This is what Botox-free a.k.a. wrinkled AF don’t care looks like.

I’m a middle-aged (44 to be exact), Latina, single, straight, cis woman. All these things have mattered when it comes to my relationship with my appearance. As a proud rebel, I spent my first 30 years on Earth not giving a shit about my looks. Actually, not wanting to look like I gave a shit about my looks, so kinda disheveled, kinda tomboyish, kinda wearing whatever was gonna make sure I could run from the cops just in case the need ever arose.
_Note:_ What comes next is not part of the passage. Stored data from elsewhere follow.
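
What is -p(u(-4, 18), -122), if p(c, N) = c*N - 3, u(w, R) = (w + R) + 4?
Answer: 2199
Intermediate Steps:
u(w, R) = 4 + R + w (u(w, R) = (R + w) + 4 = 4 + R + w)
p(c, N) = -3 + N*c (p(c, N) = N*c - 3 = -3 + N*c)
-p(u(-4, 18), -122) = -(-3 - 122*(4 + 18 - 4)) = -(-3 - 122*18) = -(-3 - 2196) = -1*(-2199) = 2199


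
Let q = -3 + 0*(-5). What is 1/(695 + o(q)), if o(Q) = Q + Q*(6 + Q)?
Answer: 1/683 ≈ 0.0014641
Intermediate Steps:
q = -3 (q = -3 + 0 = -3)
1/(695 + o(q)) = 1/(695 - 3*(7 - 3)) = 1/(695 - 3*4) = 1/(695 - 12) = 1/683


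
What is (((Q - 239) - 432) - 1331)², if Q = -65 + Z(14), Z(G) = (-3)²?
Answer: 4235364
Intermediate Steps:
Z(G) = 9
Q = -56 (Q = -65 + 9 = -56)
(((Q - 239) - 432) - 1331)² = (((-56 - 239) - 432) - 1331)² = ((-295 - 432) - 1331)² = (-727 - 1331)² = (-2058)² = 4235364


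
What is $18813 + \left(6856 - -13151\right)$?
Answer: $38820$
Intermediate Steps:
$18813 + \left(6856 - -13151\right) = 18813 + \left(6856 + 13151\right) = 18813 + 20007 = 38820$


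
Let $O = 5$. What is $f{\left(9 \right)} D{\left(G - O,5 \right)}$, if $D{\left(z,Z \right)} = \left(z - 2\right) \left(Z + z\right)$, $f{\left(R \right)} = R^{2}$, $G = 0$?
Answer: $0$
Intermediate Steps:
$D{\left(z,Z \right)} = \left(-2 + z\right) \left(Z + z\right)$
$f{\left(9 \right)} D{\left(G - O,5 \right)} = 9^{2} \left(\left(0 - 5\right)^{2} - 10 - 2 \left(0 - 5\right) + 5 \left(0 - 5\right)\right) = 81 \left(\left(0 - 5\right)^{2} - 10 - 2 \left(0 - 5\right) + 5 \left(0 - 5\right)\right) = 81 \left(\left(-5\right)^{2} - 10 - -10 + 5 \left(-5\right)\right) = 81 \left(25 - 10 + 10 - 25\right) = 81 \cdot 0 = 0$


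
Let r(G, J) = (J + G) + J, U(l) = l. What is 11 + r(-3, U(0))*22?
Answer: -55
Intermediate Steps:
r(G, J) = G + 2*J (r(G, J) = (G + J) + J = G + 2*J)
11 + r(-3, U(0))*22 = 11 + (-3 + 2*0)*22 = 11 + (-3 + 0)*22 = 11 - 3*22 = 11 - 66 = -55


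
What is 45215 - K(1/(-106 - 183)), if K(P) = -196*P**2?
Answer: 3776402211/83521 ≈ 45215.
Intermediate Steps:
45215 - K(1/(-106 - 183)) = 45215 - (-196)*(1/(-106 - 183))**2 = 45215 - (-196)*(1/(-289))**2 = 45215 - (-196)*(-1/289)**2 = 45215 - (-196)/83521 = 45215 - 1*(-196/83521) = 45215 + 196/83521 = 3776402211/83521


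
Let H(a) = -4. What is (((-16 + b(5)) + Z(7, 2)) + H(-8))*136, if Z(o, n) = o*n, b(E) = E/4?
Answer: -646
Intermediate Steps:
b(E) = E/4 (b(E) = E*(1/4) = E/4)
Z(o, n) = n*o
(((-16 + b(5)) + Z(7, 2)) + H(-8))*136 = (((-16 + (1/4)*5) + 2*7) - 4)*136 = (((-16 + 5/4) + 14) - 4)*136 = ((-59/4 + 14) - 4)*136 = (-3/4 - 4)*136 = -19/4*136 = -646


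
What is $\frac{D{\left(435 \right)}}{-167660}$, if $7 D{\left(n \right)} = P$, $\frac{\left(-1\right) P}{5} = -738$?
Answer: $- \frac{369}{117362} \approx -0.0031441$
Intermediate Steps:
$P = 3690$ ($P = \left(-5\right) \left(-738\right) = 3690$)
$D{\left(n \right)} = \frac{3690}{7}$ ($D{\left(n \right)} = \frac{1}{7} \cdot 3690 = \frac{3690}{7}$)
$\frac{D{\left(435 \right)}}{-167660} = \frac{3690}{7 \left(-167660\right)} = \frac{3690}{7} \left(- \frac{1}{167660}\right) = - \frac{369}{117362}$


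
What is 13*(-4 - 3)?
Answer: -91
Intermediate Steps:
13*(-4 - 3) = 13*(-7) = -91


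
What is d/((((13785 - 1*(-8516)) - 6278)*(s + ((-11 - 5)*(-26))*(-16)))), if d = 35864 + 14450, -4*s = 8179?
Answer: -201256/557648469 ≈ -0.00036090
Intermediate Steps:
s = -8179/4 (s = -¼*8179 = -8179/4 ≈ -2044.8)
d = 50314
d/((((13785 - 1*(-8516)) - 6278)*(s + ((-11 - 5)*(-26))*(-16)))) = 50314/((((13785 - 1*(-8516)) - 6278)*(-8179/4 + ((-11 - 5)*(-26))*(-16)))) = 50314/((((13785 + 8516) - 6278)*(-8179/4 - 16*(-26)*(-16)))) = 50314/(((22301 - 6278)*(-8179/4 + 416*(-16)))) = 50314/((16023*(-8179/4 - 6656))) = 50314/((16023*(-34803/4))) = 50314/(-557648469/4) = 50314*(-4/557648469) = -201256/557648469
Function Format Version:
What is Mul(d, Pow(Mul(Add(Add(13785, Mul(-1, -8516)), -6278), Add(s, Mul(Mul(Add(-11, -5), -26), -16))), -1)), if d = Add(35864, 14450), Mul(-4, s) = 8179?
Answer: Rational(-201256, 557648469) ≈ -0.00036090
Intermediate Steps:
s = Rational(-8179, 4) (s = Mul(Rational(-1, 4), 8179) = Rational(-8179, 4) ≈ -2044.8)
d = 50314
Mul(d, Pow(Mul(Add(Add(13785, Mul(-1, -8516)), -6278), Add(s, Mul(Mul(Add(-11, -5), -26), -16))), -1)) = Mul(50314, Pow(Mul(Add(Add(13785, Mul(-1, -8516)), -6278), Add(Rational(-8179, 4), Mul(Mul(Add(-11, -5), -26), -16))), -1)) = Mul(50314, Pow(Mul(Add(Add(13785, 8516), -6278), Add(Rational(-8179, 4), Mul(Mul(-16, -26), -16))), -1)) = Mul(50314, Pow(Mul(Add(22301, -6278), Add(Rational(-8179, 4), Mul(416, -16))), -1)) = Mul(50314, Pow(Mul(16023, Add(Rational(-8179, 4), -6656)), -1)) = Mul(50314, Pow(Mul(16023, Rational(-34803, 4)), -1)) = Mul(50314, Pow(Rational(-557648469, 4), -1)) = Mul(50314, Rational(-4, 557648469)) = Rational(-201256, 557648469)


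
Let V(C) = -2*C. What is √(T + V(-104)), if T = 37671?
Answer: √37879 ≈ 194.63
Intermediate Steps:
√(T + V(-104)) = √(37671 - 2*(-104)) = √(37671 + 208) = √37879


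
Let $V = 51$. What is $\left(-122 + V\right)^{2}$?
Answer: $5041$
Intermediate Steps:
$\left(-122 + V\right)^{2} = \left(-122 + 51\right)^{2} = \left(-71\right)^{2} = 5041$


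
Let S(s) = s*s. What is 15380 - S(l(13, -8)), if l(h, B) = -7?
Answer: 15331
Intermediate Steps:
S(s) = s**2
15380 - S(l(13, -8)) = 15380 - 1*(-7)**2 = 15380 - 1*49 = 15380 - 49 = 15331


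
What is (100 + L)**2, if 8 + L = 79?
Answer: 29241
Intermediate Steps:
L = 71 (L = -8 + 79 = 71)
(100 + L)**2 = (100 + 71)**2 = 171**2 = 29241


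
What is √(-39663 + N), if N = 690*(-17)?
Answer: I*√51393 ≈ 226.7*I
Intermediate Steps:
N = -11730
√(-39663 + N) = √(-39663 - 11730) = √(-51393) = I*√51393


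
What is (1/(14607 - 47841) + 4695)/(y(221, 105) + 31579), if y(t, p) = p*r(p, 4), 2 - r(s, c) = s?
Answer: 156033629/690070776 ≈ 0.22611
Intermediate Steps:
r(s, c) = 2 - s
y(t, p) = p*(2 - p)
(1/(14607 - 47841) + 4695)/(y(221, 105) + 31579) = (1/(14607 - 47841) + 4695)/(105*(2 - 1*105) + 31579) = (1/(-33234) + 4695)/(105*(2 - 105) + 31579) = (-1/33234 + 4695)/(105*(-103) + 31579) = 156033629/(33234*(-10815 + 31579)) = (156033629/33234)/20764 = (156033629/33234)*(1/20764) = 156033629/690070776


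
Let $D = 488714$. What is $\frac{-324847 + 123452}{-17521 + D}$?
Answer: $- \frac{201395}{471193} \approx -0.42741$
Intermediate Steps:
$\frac{-324847 + 123452}{-17521 + D} = \frac{-324847 + 123452}{-17521 + 488714} = - \frac{201395}{471193}$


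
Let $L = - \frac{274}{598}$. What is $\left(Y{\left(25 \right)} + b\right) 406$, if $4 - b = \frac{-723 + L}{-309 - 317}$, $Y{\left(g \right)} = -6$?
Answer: $- \frac{119904386}{93587} \approx -1281.2$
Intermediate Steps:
$L = - \frac{137}{299}$ ($L = \left(-274\right) \frac{1}{598} = - \frac{137}{299} \approx -0.45819$)
$b = \frac{266191}{93587}$ ($b = 4 - \frac{-723 - \frac{137}{299}}{-309 - 317} = 4 - - \frac{216314}{299 \left(-626\right)} = 4 - \left(- \frac{216314}{299}\right) \left(- \frac{1}{626}\right) = 4 - \frac{108157}{93587} = \frac{266191}{93587} \approx 2.8443$)
$\left(Y{\left(25 \right)} + b\right) 406 = \left(-6 + \frac{266191}{93587}\right) 406 = \left(- \frac{295331}{93587}\right) 406 = - \frac{119904386}{93587}$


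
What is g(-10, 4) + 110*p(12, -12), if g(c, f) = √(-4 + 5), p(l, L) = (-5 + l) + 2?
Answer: 991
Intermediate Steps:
p(l, L) = -3 + l
g(c, f) = 1 (g(c, f) = √1 = 1)
g(-10, 4) + 110*p(12, -12) = 1 + 110*(-3 + 12) = 1 + 110*9 = 1 + 990 = 991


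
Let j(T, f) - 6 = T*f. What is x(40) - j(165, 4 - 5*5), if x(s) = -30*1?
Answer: 3429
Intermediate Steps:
x(s) = -30
j(T, f) = 6 + T*f
x(40) - j(165, 4 - 5*5) = -30 - (6 + 165*(4 - 5*5)) = -30 - (6 + 165*(4 - 25)) = -30 - (6 + 165*(-21)) = -30 - (6 - 3465) = -30 - 1*(-3459) = -30 + 3459 = 3429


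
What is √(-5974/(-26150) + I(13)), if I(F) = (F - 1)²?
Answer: √986266601/2615 ≈ 12.010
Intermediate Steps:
I(F) = (-1 + F)²
√(-5974/(-26150) + I(13)) = √(-5974/(-26150) + (-1 + 13)²) = √(-5974*(-1/26150) + 12²) = √(2987/13075 + 144) = √(1885787/13075) = √986266601/2615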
Then, the genetic charge of the women in my family took over, and I wanted to look nice, and pretty, and so I started wearing lipstick pretty consistently, and a few years ago, even mascara most days. I feel so put together! So produced! I like it. Like I care about me and I like looking good. Awesome. The next step was putting stuff on my face to make sure I don’t look like a raisin too soon, cause I love the sun above all things and I try to be in it as much as a human in the early 21st Century with a computer job can, which ain’t that much, but still. That’s when I discovered the planet of “skin care”, including facials (which is when you pay someone a shitton of money to put cream on your face – wtf?!?!) and heard about even more drastic things, like Botox.

OK, Botox is a chemical that you INJECT in your face and it smooths out wrinkles. Allegedly it works really, really well, and it has become the total norm amongst my crew: professional middle-aged women. Like, they all do it. Well, 9 out of 10 I would guess, anyway. There’s no stigma to it, no one thinks it’s weird, women just go right the fuck ahead and inject a PARALYZING TOXIN into their third eye so they don’t look like “they’re frowning” all the time.

That’s the explanation I’ve heard from those who admit to it. A bunch of them still wanna make you believe they just “woke up like this”, with an unnaturally smooth forehead that is looking less and less unnatural every day as more and more women include it as part of their beauty practices.

So, I’m jealous. It is true that the wrinkles are gone with this treatment. It is also true that I’m vain as fuck and would love to not have any wrinkles, especially not on my forehead where you “just look tired” or “angry” even when you’re not (that’s what the Botox peddlers pitch, at any rate).

But this is the thing: if there’s a weird side effect, Imma be the lucky one to get it. If I were to ever try Botox, I’m pretty sure I would be bruised for like 2 weeks flat, looking worse than pre-treatment. Also, it ain’t cheap, and as an activist without a trust fund, I can think of better uses for my money. But most importantly, I am a feminist and a spiritual seeker, and the mass adoption of injections of a paralyzing toxin into the exact spot on our body where we connect to the divine, where our intuition is said to sit, where we can channel visions from other realms, does sound a lot like a conspiracy. I’m not suggesting it is, but to paralyze women’s third eye is a metaphor that is too powerful to ignore.

In these times we need all of the feminine wisdom, all of the sacred messages, all of the transformative visions we can get. And while I don’t really think Botox literally gets in the way of any of that, I’m not willing to chance it. Because metaphors are powerful, and words create reality, and I’d rather look like I’m tired and angry even if I’m not really any more tired and angry than any healthy woman living in the industrialized West would be…Imma gonna have to live with the fact that I’m more wrinkled than I “need” to be because I refuse to change my interface with the Goddess, even if I know it transcends physicality.

And also, NEEDLES.ON.MY.FACE.

Come on.

PS: If you use Botox, yeah! You probably look amazing – no judgment. And also: don’t tell me how much better I would look if I did, please and thank you.